The latest statistics from the Bank of England have revealed that, during May, house purchase mortgage approvals fell back to 65,400 after April’s strong numbers.
According to the figures, the number of approvals for remortgaging also dipped in May, to 46,700. Net mortgage borrowing by households fell to £3.1 billion in May, the smallest increase since April 2017.
However the annual growth rate for mortgage lending remained stable at 3.2%, and has now been around 3% since late 2016.
Mark Harris, chief executive of mortgage broker SPF Private Clients, says: “The number of mortgage approvals for house purchase, which indicate at what level future lending will be, fell back slightly in May but remain broadly in line with the narrow range seen in previous years.
It shows that the mortgage market is trundling along quite steadily with no great shocks either way. This is reassuring as there is plenty of political and economic uncertainty, which is preying on people’s minds and creating a delay when it comes to making big decisions.
Lenders remain keen to lend and several have cut rates in recent weeks so mortgage rates are likely to remain low for a while yet, further supporting the market.”
John Phillips, operations director at Just Mortgages and Spicerhaart said: “There is not a huge change here; net mortgage borrowing fell slightly, but the annual growth rate for mortgages has remained stable at 3.2%, which means it has now been steady at around 3% for almost three years. Approvals, however, were down for both house purchase and remortgaging, which could suggest that lending will fall over the next few months and growth may slow too.
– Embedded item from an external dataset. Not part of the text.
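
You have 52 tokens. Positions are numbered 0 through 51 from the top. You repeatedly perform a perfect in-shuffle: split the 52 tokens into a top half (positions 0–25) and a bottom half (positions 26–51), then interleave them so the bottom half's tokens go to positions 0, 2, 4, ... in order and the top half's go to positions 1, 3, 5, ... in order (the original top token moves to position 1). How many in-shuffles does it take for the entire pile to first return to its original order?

52

The in-shuffle permutes the 52 positions with cycle lengths [52].
Every token is home exactly when every cycle has completed a whole number of laps, i.e. after lcm(52) = 52 in-shuffles.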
There is no doubt that it has been a funny old few years for the mortgage market. Brexit has obviously had – and is still having – an impact, but I don’t think it is the only factor at play.
For many years now, borrowing costs have been very low, but wages have not been keeping pace with house prices, so while mortgages are affordable, deposits and stamp duty are not. Those who may have upsized in the past are now either remortgaging to borrow more and then extending, or just saving the money they would’ve used on stamp duty and investing it into their existing homes.
If the Government wants to get things moving again, they need to do something about the cost f moving. People are simply not prepared to throw thousands of pounds that could be sued to invest in a bigger home on stamp duty. Back in April, the House of Lords Committee on Intergenerational Fairness and Provision recommended changes to stamp duty because, they said it is ‘seriously distorting the market’ and I think they’re right. Until something is done about the crippling cost of stamp duty, the market will continue to struggle.”
Kevin Roberts, Director, Legal & General Mortgage Club, comments: “The government’s Help to Buy scheme has improved affordability for first-time buyers, and with mortgage lenders increasingly offering 95% loan-to-value products, they have unparalleled access to the finance they need. The low interest rate environment has also encouraged existing homeowners to remortgage onto longer fixed-term products – giving them certainty over their future repayment costs.
However, a mortgage is usually the biggest financial commitment an individual has in their lifetime – and this process shouldn’t be rushed. Seeking professional advice is a practical first step and can help individuals choose whether it is the right decision for them. Independent mortgage advisers will not only help find the protection needed, but with access to almost six times more products than available direct from lenders, they can source a product that meets your financial needs, too.”